Reportagens

O último suspiro

MMA solta nota oficial que ao mesmo tempo critica o projeto de Lei de Biossegurança aprovado na Câmara e admite que não tem mais nada a fazer sobre o assunto.

Carolina Mourão ·
4 de março de 2005 · 20 anos atrás

O golpe foi duro e concretizou o pior pesadelo de Marina Silva depois que assumiu o Ministério do Meio Ambiente. No final da tarde desta quinta-feira o ministério acenou o lenço da derrota sobre o projeto de Biossegurança com uma nota oficial. O texto afirma que o projeto, nos artigos referentes aos transgênicos, “relega os órgãos públicos” ao conferir a CTNBio “poderes exclusivos e vinculantes na liberação da produção comercial de organismos geneticamente modificados”. Considerada precipitada por muitos, a nota soou como suspiro final de uma guerra perdida há muito tempo para o ministro Roberto Rodrigues, da agricultura.


A ministra poderia tentar o último apelo, pedindo o veto do presidente Lula aos artigos que tratam dos transgênicos, durante os dias em que a matéria será examinada na Casa Civil antes da sanção. Mas nem o Ministério do Meio Ambiente, nem o Planalto, demonstraram algum movimento neste sentido.

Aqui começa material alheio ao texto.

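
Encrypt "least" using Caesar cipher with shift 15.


Word: "least"
Shift: 15
Each letter → (letter + shift) mod 26:
  'l' (11) + 15 = 0 → 'a'
  'e' (4) + 15 = 19 → 't'
  'a' (0) + 15 = 15 → 'p'
  's' (18) + 15 = 7 → 'h'
  't' (19) + 15 = 8 → 'i'
Result = "atphi"


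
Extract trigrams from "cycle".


Word: "cycle" (length 5)
Number of trigrams = 5 - 3 + 1 = 3
  Position 0: "cyc"
  Position 1: "ycl"
  Position 2: "cle"
Trigrams = "cyc", "ycl", "cle"


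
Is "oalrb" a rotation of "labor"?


Word: "labor", Candidate: "oalrb"
Method: check if candidate is substring of word+word
"laborlabor" contains "oalrb"? No
Is rotation = No


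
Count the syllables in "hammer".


Word: "hammer"
Syllable breakdown: ham · mer
Counting: 2 parts
= 2 syllables


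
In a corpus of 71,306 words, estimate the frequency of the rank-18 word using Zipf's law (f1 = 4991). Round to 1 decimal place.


Zipf's law: f(r) = f(1) / r
f(1) = 4991
f(18) = 4991 / 18
= 277.3 occurrences


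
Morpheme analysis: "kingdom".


Word: "kingdom"
Morphemes: king / -dom
Each morpheme carries meaning
= 2 morphemes


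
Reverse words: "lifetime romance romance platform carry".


Original: "lifetime romance romance platform carry"
Words (1..n): lifetime | romance | romance | platform | carry
Reversed (n..1): carry | platform | romance | romance | lifetime
Result = "carry platform romance romance lifetime"


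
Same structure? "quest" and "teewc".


Pattern of "quest": [0, 1, 2, 3, 4]
Pattern of "teewc": [0, 1, 1, 2, 3]
Patterns do not match
Same pattern = No


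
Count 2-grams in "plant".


Word: "plant" (length 5)
Number of 2-grams = length - 2 + 1 = 5 - 2 + 1
= 4


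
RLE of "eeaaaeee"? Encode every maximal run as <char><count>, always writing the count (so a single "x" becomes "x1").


String: "eeaaaeee"
Scanning for consecutive runs:
  'e' x 2
  'a' x 3
  'e' x 3
RLE = "e2a3e3"


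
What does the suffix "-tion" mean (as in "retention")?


Suffix: -tion
As in: retention -> retain + -tion, with a spelling change
Meaning = act or process


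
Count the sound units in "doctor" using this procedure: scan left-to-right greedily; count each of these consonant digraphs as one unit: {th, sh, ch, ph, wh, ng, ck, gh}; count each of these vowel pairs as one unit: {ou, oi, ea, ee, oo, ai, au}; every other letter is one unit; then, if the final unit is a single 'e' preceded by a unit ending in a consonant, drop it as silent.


Word: "doctor" (6 letters)
Left-to-right scan:
  [1] 'd' (letter)
  [2] 'o' (letter)
  [3] 'c' (letter)
  [4] 't' (letter)
  [5] 'o' (letter)
  [6] 'r' (letter)
Units from scan: 6
Sound units = 6 units


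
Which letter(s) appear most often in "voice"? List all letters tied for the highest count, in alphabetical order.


Word: "voice"
Letter counts:
  'c': 1
  'e': 1
  'i': 1
  'o': 1
  'v': 1
Maximum count = 1
Most frequent = 'c', 'e', 'i', 'o', 'v' (1 time each)


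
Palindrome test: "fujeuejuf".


Word: "fujeuejuf"
Reversed: "fujeuejuf"
Forward == Backward? fujeuejuf == fujeuejuf
Palindrome = Yes


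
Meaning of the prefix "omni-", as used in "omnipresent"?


Prefix: omni-
As in: omnipresent -> omni- + present
Meaning = all


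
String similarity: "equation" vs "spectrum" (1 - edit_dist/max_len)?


Word 1: "equation" (length 8)
Word 2: "spectrum" (length 8)
One optimal edit sequence:
  1. substitute 'e' -> 's'  (+1)
  2. substitute 'q' -> 'p'  (+1)
  3. substitute 'u' -> 'e'  (+1)
  4. substitute 'a' -> 'c'  (+1)
  5. keep 't'
  6. substitute 'i' -> 'r'  (+1)
  7. substitute 'o' -> 'u'  (+1)
  8. substitute 'n' -> 'm'  (+1)
Edit distance = 7
Max length = max(8, 8) = 8
Similarity = 1 - 7/8
= 0.1250


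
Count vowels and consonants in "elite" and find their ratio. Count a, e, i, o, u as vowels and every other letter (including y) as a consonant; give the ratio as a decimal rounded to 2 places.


Word: "elite"
Vowels (a,e,i,o,u): 3
Consonants: 2
Ratio = 3/2
= 1.50


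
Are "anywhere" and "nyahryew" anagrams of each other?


Word 1: "anywhere" → sorted: aeehnrwy
Word 2: "nyahryew" → sorted: aehnrwyy
Same letters? aeehnrwy != aehnrwyy
Anagram = No


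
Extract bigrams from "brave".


Word: "brave" (length 5)
Number of bigrams = 5 - 2 + 1 = 4
  Position 0: "br"
  Position 1: "ra"
  Position 2: "av"
  Position 3: "ve"
Bigrams = "br", "ra", "av", "ve"


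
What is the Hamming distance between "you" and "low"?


Comparing character by character (same length = 3):
  Pos 0: 'y' vs 'l' !=
  Pos 1: 'o' vs 'o' =
  Pos 2: 'u' vs 'w' !=
Hamming distance = 2


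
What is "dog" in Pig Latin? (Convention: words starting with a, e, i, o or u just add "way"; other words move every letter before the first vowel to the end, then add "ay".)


Word: "dog"
Starts with consonant(s) → move to end, add 'ay'
Consonant cluster: "d"
Pig Latin = "ogday"


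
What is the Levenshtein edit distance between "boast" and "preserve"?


Word 1: "boast" (length 5)
Word 2: "preserve" (length 8)
One optimal edit sequence (insert/delete/substitute each cost 1):
  1. substitute 'b' -> 'p'  (+1)
  2. substitute 'o' -> 'r'  (+1)
  3. substitute 'a' -> 'e'  (+1)
  4. keep 's'
  5. insert 'e'  (+1)
  6. insert 'r'  (+1)
  7. insert 'v'  (+1)
  8. substitute 't' -> 'e'  (+1)
Total edit operations: 7
Edit distance = 7


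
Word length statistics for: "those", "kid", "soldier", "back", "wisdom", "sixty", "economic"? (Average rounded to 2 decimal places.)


Lengths: "those"=5, "kid"=3, "soldier"=7, "back"=4, "wisdom"=6, "sixty"=5, "economic"=8
Sum = 38, Count = 7
Average = 38/7 = 5.43
= avg=5.43, min=3, max=8


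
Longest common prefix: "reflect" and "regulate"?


Word 1: "reflect"
Word 2: "regulate"
Comparing from start:
  Pos 0: 'r' == 'r'
  Pos 1: 'e' == 'e'
  Pos 2: 'f' != 'g' (stop)
LCP = "re" (length 2)


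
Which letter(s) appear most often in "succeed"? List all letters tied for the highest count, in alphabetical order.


Word: "succeed"
Letter counts:
  'c': 2
  'd': 1
  'e': 2
  's': 1
  'u': 1
Maximum count = 2
Most frequent = 'c', 'e' (2 times each)


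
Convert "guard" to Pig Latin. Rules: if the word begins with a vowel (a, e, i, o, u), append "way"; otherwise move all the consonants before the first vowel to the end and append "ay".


Word: "guard"
Starts with consonant(s) → move to end, add 'ay'
Consonant cluster: "g"
Pig Latin = "uardgay"


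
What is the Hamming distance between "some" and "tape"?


Comparing character by character (same length = 4):
  Pos 0: 's' vs 't' !=
  Pos 1: 'o' vs 'a' !=
  Pos 2: 'm' vs 'p' !=
  Pos 3: 'e' vs 'e' =
Hamming distance = 3


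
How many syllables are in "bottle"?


Word: "bottle"
Syllable breakdown: bot / tle
Counting: 2 parts
= 2 syllables


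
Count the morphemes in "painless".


Word: "painless"
Morphemes: pain | -less
Each morpheme carries meaning
= 2 morphemes


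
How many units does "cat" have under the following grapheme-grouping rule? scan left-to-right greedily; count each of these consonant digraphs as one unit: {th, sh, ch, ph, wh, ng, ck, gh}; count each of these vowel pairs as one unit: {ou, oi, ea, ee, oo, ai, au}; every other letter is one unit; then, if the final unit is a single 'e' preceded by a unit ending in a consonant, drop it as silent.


Word: "cat" (3 letters)
Left-to-right scan:
  (1) 'c' (letter)
  (2) 'a' (letter)
  (3) 't' (letter)
Units from scan: 3
Sound units = 3 units


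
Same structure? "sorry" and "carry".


Pattern of "sorry": [0, 1, 2, 2, 3]
Pattern of "carry": [0, 1, 2, 2, 3]
Patterns match
Same pattern = Yes


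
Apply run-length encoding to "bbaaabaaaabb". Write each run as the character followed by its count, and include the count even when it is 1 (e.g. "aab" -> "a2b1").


String: "bbaaabaaaabb"
Scanning for consecutive runs:
  'b' x 2
  'a' x 3
  'b' x 1
  'a' x 4
  'b' x 2
RLE = "b2a3b1a4b2"


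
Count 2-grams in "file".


Word: "file" (length 4)
Number of 2-grams = length - 2 + 1 = 4 - 2 + 1
= 3


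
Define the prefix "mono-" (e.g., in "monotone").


Prefix: mono-
Example: monotone (mono- + tone)
Meaning = one


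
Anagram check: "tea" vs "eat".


Word 1: "tea" → sorted: aet
Word 2: "eat" → sorted: aet
Same letters? aet == aet
Anagram = Yes


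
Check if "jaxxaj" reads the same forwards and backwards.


Word: "jaxxaj"
Reversed: "jaxxaj"
Forward == Backward? jaxxaj == jaxxaj
Palindrome = Yes


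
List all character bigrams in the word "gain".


Word: "gain" (length 4)
Number of bigrams = 4 - 2 + 1 = 3
  Position 0: "ga"
  Position 1: "ai"
  Position 2: "in"
Bigrams = "ga", "ai", "in"


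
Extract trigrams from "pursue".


Word: "pursue" (length 6)
Number of trigrams = 6 - 3 + 1 = 4
  Position 0: "pur"
  Position 1: "urs"
  Position 2: "rsu"
  Position 3: "sue"
Trigrams = "pur", "urs", "rsu", "sue"


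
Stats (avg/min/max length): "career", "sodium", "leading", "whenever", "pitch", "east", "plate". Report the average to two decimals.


Lengths: "career"=6, "sodium"=6, "leading"=7, "whenever"=8, "pitch"=5, "east"=4, "plate"=5
Sum = 41, Count = 7
Average = 41/7 = 5.86
= avg=5.86, min=4, max=8


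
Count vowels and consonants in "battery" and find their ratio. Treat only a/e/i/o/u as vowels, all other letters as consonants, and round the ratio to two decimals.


Word: "battery"
Vowels (a,e,i,o,u): 2
Consonants: 5
Ratio = 2/5
= 0.40


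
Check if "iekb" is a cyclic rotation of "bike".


Word: "bike", Candidate: "iekb"
Method: check if candidate is substring of word+word
"bikebike" contains "iekb"? No
Is rotation = No


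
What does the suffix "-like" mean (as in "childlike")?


Suffix: -like
Example: childlike (child + -like)
Meaning = resembling


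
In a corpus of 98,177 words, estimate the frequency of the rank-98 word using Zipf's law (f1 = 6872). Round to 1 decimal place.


Zipf's law: f(r) = f(1) / r
f(1) = 6872
f(98) = 6872 / 98
= 70.1 occurrences


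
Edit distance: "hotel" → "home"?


Word 1: "hotel" (length 5)
Word 2: "home" (length 4)
One optimal edit sequence (insert/delete/substitute each cost 1):
  1. keep 'h'
  2. keep 'o'
  3. substitute 't' -> 'm'  (+1)
  4. keep 'e'
  5. delete 'l'  (+1)
Total edit operations: 2
Edit distance = 2


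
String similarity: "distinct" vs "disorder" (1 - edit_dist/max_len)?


Word 1: "distinct" (length 8)
Word 2: "disorder" (length 8)
One optimal edit sequence:
  1. keep 'd'
  2. keep 'i'
  3. keep 's'
  4. substitute 't' -> 'o'  (+1)
  5. substitute 'i' -> 'r'  (+1)
  6. substitute 'n' -> 'd'  (+1)
  7. substitute 'c' -> 'e'  (+1)
  8. substitute 't' -> 'r'  (+1)
Edit distance = 5
Max length = max(8, 8) = 8
Similarity = 1 - 5/8
= 0.3750


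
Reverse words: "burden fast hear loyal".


Original: "burden fast hear loyal"
Words (1..n): burden | fast | hear | loyal
Reversed (n..1): loyal | hear | fast | burden
Result = "loyal hear fast burden"


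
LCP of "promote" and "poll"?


Word 1: "promote"
Word 2: "poll"
Comparing from start:
  Pos 0: 'p' == 'p'
  Pos 1: 'r' != 'o' (stop)
LCP = "p" (length 1)


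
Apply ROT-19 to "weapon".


Word: "weapon"
Shift: 19
Each letter → (letter + shift) mod 26:
  'w' (22) + 19 = 15 → 'p'
  'e' (4) + 19 = 23 → 'x'
  'a' (0) + 19 = 19 → 't'
  'p' (15) + 19 = 8 → 'i'
  'o' (14) + 19 = 7 → 'h'
  'n' (13) + 19 = 6 → 'g'
Result = "pxtihg"


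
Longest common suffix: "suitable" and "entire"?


Word 1: "suitable"
Word 2: "entire"
Comparing from end:
  Pos -1: 'e' == 'e'
  Pos -2: 'l' != 'r' (stop)
LCS = "e" (length 1)


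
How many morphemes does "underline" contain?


Word: "underline"
Morphemes: under- + line
Each morpheme carries meaning
= 2 morphemes


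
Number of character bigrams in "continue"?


Word: "continue" (length 8)
Number of 2-grams = length - 2 + 1 = 8 - 2 + 1
= 7


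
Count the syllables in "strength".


Word: "strength"
Syllable breakdown: strength
Counting: 1 part
= 1 syllable


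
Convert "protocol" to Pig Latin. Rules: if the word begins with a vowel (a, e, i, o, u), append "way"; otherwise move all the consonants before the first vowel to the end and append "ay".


Word: "protocol"
Starts with consonant(s) → move to end, add 'ay'
Consonant cluster: "pr"
Pig Latin = "otocolpray"


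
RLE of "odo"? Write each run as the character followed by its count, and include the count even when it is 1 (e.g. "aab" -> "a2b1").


String: "odo"
Scanning for consecutive runs:
  'o' x 1
  'd' x 1
  'o' x 1
RLE = "o1d1o1"


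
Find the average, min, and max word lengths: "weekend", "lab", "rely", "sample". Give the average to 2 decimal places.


Lengths: "weekend"=7, "lab"=3, "rely"=4, "sample"=6
Sum = 20, Count = 4
Average = 20/4 = 5.00
= avg=5.00, min=3, max=7


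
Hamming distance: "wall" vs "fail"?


Comparing character by character (same length = 4):
  Pos 0: 'w' vs 'f' !=
  Pos 1: 'a' vs 'a' =
  Pos 2: 'l' vs 'i' !=
  Pos 3: 'l' vs 'l' =
Hamming distance = 2


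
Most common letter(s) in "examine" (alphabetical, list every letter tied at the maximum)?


Word: "examine"
Letter counts:
  'a': 1
  'e': 2
  'i': 1
  'm': 1
  'n': 1
  'x': 1
Maximum count = 2
Most frequent = 'e' (2 times each)


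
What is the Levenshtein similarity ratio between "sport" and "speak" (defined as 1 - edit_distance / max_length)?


Word 1: "sport" (length 5)
Word 2: "speak" (length 5)
One optimal edit sequence:
  1. keep 's'
  2. keep 'p'
  3. substitute 'o' -> 'e'  (+1)
  4. substitute 'r' -> 'a'  (+1)
  5. substitute 't' -> 'k'  (+1)
Edit distance = 3
Max length = max(5, 5) = 5
Similarity = 1 - 3/5
= 0.4000


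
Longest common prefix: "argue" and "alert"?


Word 1: "argue"
Word 2: "alert"
Comparing from start:
  Pos 0: 'a' == 'a'
  Pos 1: 'r' != 'l' (stop)
LCP = "a" (length 1)


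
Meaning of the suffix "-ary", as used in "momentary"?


Suffix: -ary
Example: momentary (moment + -ary)
Meaning = relating to


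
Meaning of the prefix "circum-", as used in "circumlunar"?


Prefix: circum-
As in: circumlunar -> circum- + lunar
Meaning = around


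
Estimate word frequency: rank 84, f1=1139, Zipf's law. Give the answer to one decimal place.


Zipf's law: f(r) = f(1) / r
f(1) = 1139
f(84) = 1139 / 84
= 13.6 occurrences


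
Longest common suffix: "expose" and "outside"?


Word 1: "expose"
Word 2: "outside"
Comparing from end:
  Pos -1: 'e' == 'e'
  Pos -2: 's' != 'd' (stop)
LCS = "e" (length 1)


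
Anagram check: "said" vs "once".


Word 1: "said" → sorted: adis
Word 2: "once" → sorted: ceno
Same letters? adis != ceno
Anagram = No


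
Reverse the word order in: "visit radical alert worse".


Original: "visit radical alert worse"
Words (1..n): visit | radical | alert | worse
Reversed (n..1): worse | alert | radical | visit
Result = "worse alert radical visit"


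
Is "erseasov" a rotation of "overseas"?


Word: "overseas", Candidate: "erseasov"
Method: check if candidate is substring of word+word
"overseasoverseas" contains "erseasov"? Yes
Is rotation = Yes


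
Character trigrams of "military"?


Word: "military" (length 8)
Number of trigrams = 8 - 3 + 1 = 6
  Position 0: "mil"
  Position 1: "ili"
  Position 2: "lit"
  Position 3: "ita"
  Position 4: "tar"
  Position 5: "ary"
Trigrams = "mil", "ili", "lit", "ita", "tar", "ary"


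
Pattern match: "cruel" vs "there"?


Pattern of "cruel": [0, 1, 2, 3, 4]
Pattern of "there": [0, 1, 2, 3, 2]
Patterns do not match
Same pattern = No


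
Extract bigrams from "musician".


Word: "musician" (length 8)
Number of bigrams = 8 - 2 + 1 = 7
  Position 0: "mu"
  Position 1: "us"
  Position 2: "si"
  Position 3: "ic"
  Position 4: "ci"
  Position 5: "ia"
  Position 6: "an"
Bigrams = "mu", "us", "si", "ic", "ci", "ia", "an"


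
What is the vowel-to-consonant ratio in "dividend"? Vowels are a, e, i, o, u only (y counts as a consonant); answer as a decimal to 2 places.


Word: "dividend"
Vowels (a,e,i,o,u): 3
Consonants: 5
Ratio = 3/5
= 0.60


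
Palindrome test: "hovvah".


Word: "hovvah"
Reversed: "havvoh"
Forward == Backward? hovvah != havvoh
Palindrome = No


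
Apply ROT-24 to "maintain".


Word: "maintain"
Shift: 24
Each letter → (letter + shift) mod 26:
  'm' (12) + 24 = 10 → 'k'
  'a' (0) + 24 = 24 → 'y'
  'i' (8) + 24 = 6 → 'g'
  'n' (13) + 24 = 11 → 'l'
  't' (19) + 24 = 17 → 'r'
  'a' (0) + 24 = 24 → 'y'
  'i' (8) + 24 = 6 → 'g'
  'n' (13) + 24 = 11 → 'l'
Result = "kyglrygl"


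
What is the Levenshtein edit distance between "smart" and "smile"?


Word 1: "smart" (length 5)
Word 2: "smile" (length 5)
One optimal edit sequence (insert/delete/substitute each cost 1):
  1. keep 's'
  2. keep 'm'
  3. substitute 'a' -> 'i'  (+1)
  4. substitute 'r' -> 'l'  (+1)
  5. substitute 't' -> 'e'  (+1)
Total edit operations: 3
Edit distance = 3


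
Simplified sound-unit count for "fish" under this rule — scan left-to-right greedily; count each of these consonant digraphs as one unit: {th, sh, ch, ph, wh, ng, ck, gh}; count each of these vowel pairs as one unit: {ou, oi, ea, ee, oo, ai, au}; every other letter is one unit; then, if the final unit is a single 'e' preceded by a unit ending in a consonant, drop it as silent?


Word: "fish" (4 letters)
Left-to-right scan:
  [1] 'f' (letter)
  [2] 'i' (letter)
  [3] 'sh' (digraph)
Units from scan: 3
Sound units = 3 units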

Até porque, se Marina insistir no assunto e não conseguir sensibilizar Lula, acabarea sem alternativa a não ser o pedido de demissão.


O regimento interno da Câmara determina que o prazo para que o projeto aprovado seja encaminhado para a Casa Civil é de duas sessões ordinárias seguintes no plenário da Casa. Portanto, até o fim desta sexta-feira, o projeto deve chegar à Casa Civil da Presidência da República. Lá fica por até 15 dias, para que sejam examinados os princípios de legalidade e constitucionalidade dos artigos. Só depois vai a sanção presidencial.


A superintendente de conservação da WWF, Rosa Sá não acredita no veto, mas encontrou a solução alternativa depois da derrota: “ O presidente ainda pode incluir no texto o Princípio da Precaução, dispositivo utilizado em pesquisas médicas, feitas sob a luz da lei, onde só se libera o produto depois de muitos testes”, diz ela. Sonho puro. O presidente não tem poder de legislar, portanto não pode incluir nada em texto de lei aprovado pelo Congresso Nacional. Teria que fazer uma nova lei ou introduzir o princípio cautelar na regulamentação da lei. Mesmo assim, estaria obrigado a obedecer ao texto da lei original, que dá poder hegemônico da CTNBio.


Contando com a participação da sociedade, o Greenpeace acredita que é possível exigir de Lula o veto aos artigos do projeto que tratam dos transgênicos. Gabriela Couto, integrante da Campanha de Engenharia Genética da ONG, disse que a sociedade civil já ameaça um boicote aos produtos e derivados de transgênicos. “Temos de tentar o veto com este argumento. Se não der, vamos continuar a ação do boicote de forma sistemática e continuada. Oitenta por cento dos brasileiros não queriam os transgênicos liberados, segundo pesquisas, e estão dispostos a reagir.”


É neste cenário que a sociedade acompanha o momento mais doloroso do calvário de Marina Silva, desde que assumiu a cadeira do ministério. Uma espécie alívio de uma grande pressão e uma contagem regressiva fatal, que ainda vai durar por esses dias antes da sanção. Cansada demais para cumprir os últimos metros para a linha de chegada, Marina se entrega, sabendo que esta briga tinha outro vencedor há muito tempo.


” Ciente da plena competência constitucional do Congresso Nacional de aprovar democraticamente as normas legais que regem o País, o Ministério do Meio Ambiente sente-se na obrigação de apontar à sociedade brasileira os potenciais riscos ambientais envolvidos no projeto de lei aprovado”, diz a nota da ministra.